Die Altwelt-Geier haben keine gute Nase

Wenn man ein solches Schauspiel beobachtet, so stellt sich natürlich die Frage, wie wohl die Geier ein Aas finden.

Wenn man daran denkt, wie stark der Verwesungsgeruch eines Kadavers ist, so liegt es nahe zu glauben, dass die Geier mit dem Geruchsinn ihre Nahrung finden. Versuche ergaben jedoch, dass der Aasgeruch für die Geier der Alten Welt - in Europa, Asien und Afrika - keine Signalwirkung besitzt. Diese Vögel verfügen offensichtlich nur über einen schwachen Geruchsinn. Anders ist dies bei den Neuweltgeiern, also in Amerika. Hier kennt man sogar Beobachtungen, wo sich mehrere Truthahngeier (Cathartes aura) offenbar grundlos an einer bestimmten Stelle sammelten und lange kreisten. Die Nachsuche ergab ein defektes Gasrohr. Der Geruch des ausströmenden Gases hatte die Geier alarmiert. Auch Versuche mit versteckten Fleischködern bewiesen, dass Truthahngeier über einen hervorragenden Geruchsinn verfügen. Aber die alt-weltlichen Arten reagieren ausschließlich auf optische oder akustische Reize. So ist von Jagdsafaris aus Afrika bekannt, dass nach dem Fallen von Schüssen plötzlich suchende Geier erscheinen, Die Vögel hatten offensichtlich gelernt, dass es meist Nahrung gibt, wenn es geknallt hat.

Kappengeier
Oben segelt ein Kappengeier (Necrosyrten monachus) herbei. Diese Art erscheint häufig als erste am Aas.

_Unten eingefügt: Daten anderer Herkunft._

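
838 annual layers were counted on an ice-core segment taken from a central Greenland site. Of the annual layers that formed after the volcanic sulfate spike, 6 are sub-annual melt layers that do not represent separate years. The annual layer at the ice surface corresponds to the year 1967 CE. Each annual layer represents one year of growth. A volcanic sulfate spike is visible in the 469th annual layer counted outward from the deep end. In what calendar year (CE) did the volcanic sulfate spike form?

Between annual layer 469 and the ice surface there are 838 − 469 = 369 annual layers.
369 − 6 false = 363 true annual layers after the volcanic sulfate spike.
Counting back 363 years from 1967 CE places the volcanic sulfate spike in 1967 − 363 = 1604 CE.

1604 CE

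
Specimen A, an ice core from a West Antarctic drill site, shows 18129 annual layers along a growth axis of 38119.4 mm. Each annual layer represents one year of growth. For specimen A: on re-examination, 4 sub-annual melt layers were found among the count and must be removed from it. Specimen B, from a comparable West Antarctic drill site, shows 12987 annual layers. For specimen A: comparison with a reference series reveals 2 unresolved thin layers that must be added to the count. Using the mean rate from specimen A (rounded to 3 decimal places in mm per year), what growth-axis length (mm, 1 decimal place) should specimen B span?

Specimen A: adjusted count: 18129 − 4 + 2 = 18127 annual layers.
A: 38119.4 mm over 18127 years gives 38119.4 / 18127 ≈ 2.103 mm/year.
Length of B = 2.103 × 12987 = 27311.7 mm.

27311.7 mm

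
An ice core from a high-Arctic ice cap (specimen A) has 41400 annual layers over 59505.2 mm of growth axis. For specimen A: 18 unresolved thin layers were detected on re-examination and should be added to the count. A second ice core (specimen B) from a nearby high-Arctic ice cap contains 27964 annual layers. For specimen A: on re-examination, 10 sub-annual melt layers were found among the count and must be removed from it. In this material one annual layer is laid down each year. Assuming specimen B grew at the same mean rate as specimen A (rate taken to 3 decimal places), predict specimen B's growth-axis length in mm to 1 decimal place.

40184.3 mm

Specimen A: correcting the raw count gives 41400 − 10 + 18 = 41408 true annual layers.
A: Extension rate ≈ 59505.2 / 41408 = 1.437 mm per year.
B's length ≈ 1.437 × 27964 = 40184.3 mm.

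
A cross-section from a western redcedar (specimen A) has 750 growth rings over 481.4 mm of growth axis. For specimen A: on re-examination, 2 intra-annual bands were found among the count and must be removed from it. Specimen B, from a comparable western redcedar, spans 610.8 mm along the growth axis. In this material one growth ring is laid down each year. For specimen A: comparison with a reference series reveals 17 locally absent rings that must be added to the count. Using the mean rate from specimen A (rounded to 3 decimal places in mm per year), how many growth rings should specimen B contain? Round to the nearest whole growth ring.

Specimen A: after corrections the count is 750 − 2 + 17 = 765 growth rings.
A: Mean rate = 481.4 mm / 765 years ≈ 0.629 mm per year.
Specimen B: 610.8 mm / 0.629 mm per year = 971.07 years ≈ 971 growth rings.

971 growth rings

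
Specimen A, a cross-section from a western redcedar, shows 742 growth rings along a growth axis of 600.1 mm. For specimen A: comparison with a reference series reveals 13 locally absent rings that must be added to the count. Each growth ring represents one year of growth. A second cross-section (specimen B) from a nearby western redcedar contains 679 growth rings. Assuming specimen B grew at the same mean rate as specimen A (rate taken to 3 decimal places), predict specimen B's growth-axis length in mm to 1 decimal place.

539.8 mm

Specimen A: adjusted count: 742 + 13 = 755 growth rings.
A: 600.1 mm over 755 years gives 600.1 / 755 ≈ 0.795 mm per year.
For B, 0.795 mm/year × 679 years = 539.8 mm.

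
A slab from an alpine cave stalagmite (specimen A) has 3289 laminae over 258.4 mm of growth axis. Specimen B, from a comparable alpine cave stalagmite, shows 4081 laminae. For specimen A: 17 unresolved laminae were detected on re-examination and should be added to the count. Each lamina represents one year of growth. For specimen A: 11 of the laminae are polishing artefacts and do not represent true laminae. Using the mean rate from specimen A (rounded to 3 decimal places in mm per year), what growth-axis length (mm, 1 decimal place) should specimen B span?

Specimen A: correcting the raw count gives 3289 − 11 + 17 = 3295 true laminae.
A: Extension rate ≈ 258.4 / 3295 = 0.078 mm per year.
Length of B = 0.078 × 4081 = 318.3 mm.

318.3 mm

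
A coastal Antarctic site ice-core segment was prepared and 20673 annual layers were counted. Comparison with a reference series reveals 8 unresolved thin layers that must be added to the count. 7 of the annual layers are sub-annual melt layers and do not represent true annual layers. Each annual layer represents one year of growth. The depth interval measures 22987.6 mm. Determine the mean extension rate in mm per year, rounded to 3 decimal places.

After corrections the count is 20673 − 7 + 8 = 20674 annual layers.
22987.6 mm over 20674 years gives 22987.6 / 20674 ≈ 1.112 mm per year.

1.112 mm per year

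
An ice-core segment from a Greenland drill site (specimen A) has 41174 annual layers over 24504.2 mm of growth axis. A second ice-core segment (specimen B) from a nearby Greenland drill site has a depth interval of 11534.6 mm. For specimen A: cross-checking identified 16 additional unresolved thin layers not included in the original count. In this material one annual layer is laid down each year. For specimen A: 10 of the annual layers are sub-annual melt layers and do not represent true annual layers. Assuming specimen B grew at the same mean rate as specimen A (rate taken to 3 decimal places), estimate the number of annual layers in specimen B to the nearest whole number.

Specimen A: true annual layer count = 41174 − 10 + 16 = 41180.
A: 24504.2 mm over 41180 years gives 24504.2 / 41180 ≈ 0.595 mm/year.
Specimen B: 11534.6 mm / 0.595 mm per year = 19385.88 years ≈ 19386 annual layers.

19386 annual layers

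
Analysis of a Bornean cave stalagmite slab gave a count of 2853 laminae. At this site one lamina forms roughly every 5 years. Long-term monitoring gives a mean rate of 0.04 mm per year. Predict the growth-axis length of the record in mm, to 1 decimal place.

Multiplying by 5 years per lamina: 2853 × 5 = 14265 years.
Predicted length = 0.04 mm/year × 14265 years = 570.6 mm.

570.6 mm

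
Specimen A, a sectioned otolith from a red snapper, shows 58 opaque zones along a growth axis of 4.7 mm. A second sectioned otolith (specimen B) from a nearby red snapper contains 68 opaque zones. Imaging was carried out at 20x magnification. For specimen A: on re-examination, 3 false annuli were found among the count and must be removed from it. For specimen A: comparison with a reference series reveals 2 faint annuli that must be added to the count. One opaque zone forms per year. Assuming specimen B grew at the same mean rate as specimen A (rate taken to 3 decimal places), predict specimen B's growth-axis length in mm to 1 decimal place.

Specimen A: adjusted count: 58 − 3 + 2 = 57 opaque zones.
A: 4.7 mm over 57 years gives 4.7 / 57 ≈ 0.082 mm/year.
Length of B = 0.082 × 68 = 5.6 mm.

5.6 mm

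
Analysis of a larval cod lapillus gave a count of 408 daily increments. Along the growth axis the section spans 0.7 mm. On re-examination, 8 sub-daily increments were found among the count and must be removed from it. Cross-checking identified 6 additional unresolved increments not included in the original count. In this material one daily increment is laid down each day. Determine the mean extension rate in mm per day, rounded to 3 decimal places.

Adjusted count: 408 − 8 + 6 = 406 daily increments.
Extension rate ≈ 0.7 / 406 = 0.002 mm per day.

0.002 mm per day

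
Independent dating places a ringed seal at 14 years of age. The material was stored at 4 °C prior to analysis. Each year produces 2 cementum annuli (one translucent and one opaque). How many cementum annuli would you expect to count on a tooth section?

With 2 cementum annuli per year, 14 years would produce 14 × 2 = 28 cementum annuli.
So 28 cementum annuli should be present.

28 cementum annuli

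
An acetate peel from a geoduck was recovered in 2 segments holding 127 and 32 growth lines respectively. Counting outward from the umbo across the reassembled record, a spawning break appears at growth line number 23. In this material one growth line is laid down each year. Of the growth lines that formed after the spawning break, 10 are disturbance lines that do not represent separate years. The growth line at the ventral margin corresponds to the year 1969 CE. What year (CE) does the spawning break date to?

1843 CE

Total growth lines = 127 + 32 = 159.
Between growth line 23 and the ventral margin there are 159 − 23 = 136 growth lines.
Excluding 10 false growth lines: 136 − 10 = 126.
Counting back 126 years from 1969 CE places the spawning break in 1969 − 126 = 1843 CE.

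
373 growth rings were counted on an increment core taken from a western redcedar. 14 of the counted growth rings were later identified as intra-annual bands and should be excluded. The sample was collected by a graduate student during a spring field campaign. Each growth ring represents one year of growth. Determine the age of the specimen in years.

359 yr

True growth ring count = 373 − 14 = 359.
One growth ring per year makes the duration 359 years.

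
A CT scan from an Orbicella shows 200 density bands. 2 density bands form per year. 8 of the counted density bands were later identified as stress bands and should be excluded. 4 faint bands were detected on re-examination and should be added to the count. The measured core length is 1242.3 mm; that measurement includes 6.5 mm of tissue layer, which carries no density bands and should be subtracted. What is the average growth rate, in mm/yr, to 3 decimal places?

12.610 mm/yr

Adjusted count: 200 − 8 + 4 = 196 density bands.
Dividing by 2 density bands per year: 196 / 2 = 98 years.
The growth record spans 1242.3 − 6.5 = 1235.8 mm.
Extension rate ≈ 1235.8 / 98 = 12.610 mm/yr.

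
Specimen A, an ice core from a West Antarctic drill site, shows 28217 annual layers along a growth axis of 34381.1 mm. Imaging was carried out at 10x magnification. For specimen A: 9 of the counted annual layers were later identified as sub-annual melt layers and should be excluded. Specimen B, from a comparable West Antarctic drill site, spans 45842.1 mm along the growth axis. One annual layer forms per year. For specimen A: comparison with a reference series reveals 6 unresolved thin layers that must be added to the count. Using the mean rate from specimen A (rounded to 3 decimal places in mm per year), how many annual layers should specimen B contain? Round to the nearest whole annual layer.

37606 annual layers

Specimen A: true annual layer count = 28217 − 9 + 6 = 28214.
A: Extension rate ≈ 34381.1 / 28214 = 1.219 mm/year.
B spans 45842.1 / 1.219 = 37606.32 years ≈ 37606 annual layers.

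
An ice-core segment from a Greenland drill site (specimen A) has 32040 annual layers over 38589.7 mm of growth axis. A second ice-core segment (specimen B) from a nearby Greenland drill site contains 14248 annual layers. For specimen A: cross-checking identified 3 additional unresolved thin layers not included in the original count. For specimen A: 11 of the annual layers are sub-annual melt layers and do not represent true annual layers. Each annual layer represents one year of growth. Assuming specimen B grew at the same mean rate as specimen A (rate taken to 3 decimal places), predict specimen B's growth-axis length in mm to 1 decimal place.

17168.8 mm

Specimen A: correcting the raw count gives 32040 − 11 + 3 = 32032 true annual layers.
A: Mean rate = 38589.7 mm / 32032 years ≈ 1.205 mm/year.
For B, 1.205 mm/year × 14248 years = 17168.8 mm.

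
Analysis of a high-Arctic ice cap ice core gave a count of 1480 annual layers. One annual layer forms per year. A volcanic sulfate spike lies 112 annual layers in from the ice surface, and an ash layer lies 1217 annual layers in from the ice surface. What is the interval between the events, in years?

1217 − 112 = 1105 annual layers lie between the two events.
At one annual layer per year, 1105 years elapsed between them.

1105 years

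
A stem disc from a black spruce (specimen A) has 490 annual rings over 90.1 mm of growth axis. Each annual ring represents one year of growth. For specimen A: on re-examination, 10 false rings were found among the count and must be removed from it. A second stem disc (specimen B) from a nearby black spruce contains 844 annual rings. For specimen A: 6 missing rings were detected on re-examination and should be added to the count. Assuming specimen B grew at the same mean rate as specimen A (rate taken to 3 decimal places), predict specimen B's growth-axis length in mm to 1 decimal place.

156.1 mm

Specimen A: correcting the raw count gives 490 − 10 + 6 = 486 true annual rings.
A: Mean rate = 90.1 mm / 486 years ≈ 0.185 mm per year.
For B, 0.185 mm/year × 844 years = 156.1 mm.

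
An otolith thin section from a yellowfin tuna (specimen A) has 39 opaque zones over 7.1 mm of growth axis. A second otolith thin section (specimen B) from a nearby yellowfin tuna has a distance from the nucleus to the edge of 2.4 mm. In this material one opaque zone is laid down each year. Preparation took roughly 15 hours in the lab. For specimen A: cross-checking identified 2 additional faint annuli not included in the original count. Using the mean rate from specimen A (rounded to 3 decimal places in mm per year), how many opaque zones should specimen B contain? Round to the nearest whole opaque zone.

14 opaque zones

Specimen A: correcting the raw count gives 39 + 2 = 41 true opaque zones.
A: Mean rate = 7.1 mm / 41 years ≈ 0.173 mm/year.
B spans 2.4 / 0.173 = 13.87 years ≈ 14 opaque zones.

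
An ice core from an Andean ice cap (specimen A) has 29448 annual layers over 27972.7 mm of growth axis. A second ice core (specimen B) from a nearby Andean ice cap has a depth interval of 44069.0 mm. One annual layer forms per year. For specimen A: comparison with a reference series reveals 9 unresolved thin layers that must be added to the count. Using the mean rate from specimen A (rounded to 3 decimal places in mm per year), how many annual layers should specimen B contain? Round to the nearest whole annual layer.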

Die Hauptrolle beim Auffinden der Nahrung spielt jedoch zweifellos das Auge. Die Vögel können aus großer Höhe noch Details am Erdboden erkennen. So sehen sie beispielsweise einen Tierkadaver aus mehreren tausend Metern Höhe. Sitzen an diesem bereits andere Aasfresser, so ist dies für die Geier ein Signal zu landen. Ein langsam tiefer kreisender oder gar jäh hinabstoßender Geier wird von anderen sehr rasch entdeckt, da suchende Geier sich stets gegenseitig beobachten. Sie kommen dann schnell herbei und folgen dem Beispiel. So ist es zu erklären, dass Geier plötzlich in großer Zahl aus dem Blau des Himmels herabschießen.